In contrast to the mystical elements The Path’s team took, the team creating Kin decided to go for a more realistic approach.
"It was tempting to just focus on Yone's journey. There's so much there. A murder, a fight through the Spirit Realm, even a cool new mask! But the beginning and the end of that path both lead you right back to Yasuo,” says Riot Grizzly. “I'm glad we were able to get both stories in front of people because while we don't know where they're going next, it's really impactful to know how they got here and the toll it's taken on both."
Focusing more on Yasuo meant the team needed to dive deeper into his past and show how he ended up where he was. Which meant showing the moment it all went wrong.
“We decided really early that we wanted to show the fight between Yasuo and Yone in the form of flashbacks, but we were concerned that it could get a little confusing for players,” explains senior video producer / Kin product owner Scott “RiotSkewt” Roukema. “We were working with Haoliners Group on the video, and they have a really beautiful 2D art style, and wanted to push their limits and do more 3D. We ended up using a blend of these two art styles to clearly show the transitions between Yasuo’s past and his present.”
The end result should feel like a seamless flow between Yasuo’s storied memories and the stark reality of his present.
“When approaching the score for the Kin, we really wanted to create a musical language that spoke to the real, organic, and natural feel of Ionia,” says Riot Joepod. “We felt Brian D'Oliveira's deep knowledge of a wide variety of world instruments, representing a huge array of cultural and stylistic influence was the perfect fit here.”
Originally the music in Kin was going to take a more stylized approach. Yasuo as a champion doesn’t fit into Ionia, and the team wanted that to reflect in the music as well. But as they narrowed the story down to the relationship between the two brothers, and their struggle to move forward, the team felt that doing anything too modern and irreverent might detract from that. In the end, the final score evolved into something that reflected a much deeper story.

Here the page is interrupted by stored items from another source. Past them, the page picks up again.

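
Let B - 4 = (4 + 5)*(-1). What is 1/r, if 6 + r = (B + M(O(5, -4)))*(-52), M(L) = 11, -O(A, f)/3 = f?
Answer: -1/318 ≈ -0.0031447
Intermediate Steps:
O(A, f) = -3*f
B = -5 (B = 4 + (4 + 5)*(-1) = 4 + 9*(-1) = 4 - 9 = -5)
r = -318 (r = -6 + (-5 + 11)*(-52) = -6 + 6*(-52) = -6 - 312 = -318)
1/r = 1/(-318) = -1/318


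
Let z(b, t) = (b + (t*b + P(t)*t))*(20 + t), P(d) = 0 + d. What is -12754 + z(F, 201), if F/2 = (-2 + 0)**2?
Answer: 9273003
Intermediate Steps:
F = 8 (F = 2*(-2 + 0)**2 = 2*(-2)**2 = 2*4 = 8)
P(d) = d
z(b, t) = (20 + t)*(b + t**2 + b*t) (z(b, t) = (b + (t*b + t*t))*(20 + t) = (b + (b*t + t**2))*(20 + t) = (b + (t**2 + b*t))*(20 + t) = (b + t**2 + b*t)*(20 + t) = (20 + t)*(b + t**2 + b*t))
-12754 + z(F, 201) = -12754 + (201**3 + 20*8 + 20*201**2 + 8*201**2 + 21*8*201) = -12754 + (8120601 + 160 + 20*40401 + 8*40401 + 33768) = -12754 + (8120601 + 160 + 808020 + 323208 + 33768) = -12754 + 9285757 = 9273003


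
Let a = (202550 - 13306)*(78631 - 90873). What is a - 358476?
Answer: -2317083524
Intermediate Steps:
a = -2316725048 (a = 189244*(-12242) = -2316725048)
a - 358476 = -2316725048 - 358476 = -2317083524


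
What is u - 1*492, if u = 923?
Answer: 431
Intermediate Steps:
u - 1*492 = 923 - 1*492 = 923 - 492 = 431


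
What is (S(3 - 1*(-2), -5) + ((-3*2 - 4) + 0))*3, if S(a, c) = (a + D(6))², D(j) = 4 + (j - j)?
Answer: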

“In my mind Kin is the slam dunk to The Path’s alley-oop,” jokes Riot Manton. “This story is about how these characters begin their journey of growth and put the past behind them. We see that in Kin with Yasuo, and we see the same choice made earlier by Yone in The Path. The coolest things about each of these champions couldn’t be the other, and I think each of these videos serves to highlight the differences in them, and helps make them each stand apart together.”
“So much thought went into the journeys that these two characters have gone on,” adds senior creative services manager Mike “fragilemk” Hunau. “I think for me, the most exciting part is seeing how the choices these champions made reunite them in the end, and instead of focusing on their past, they’re ready to continue their lives, no matter where it brings them.”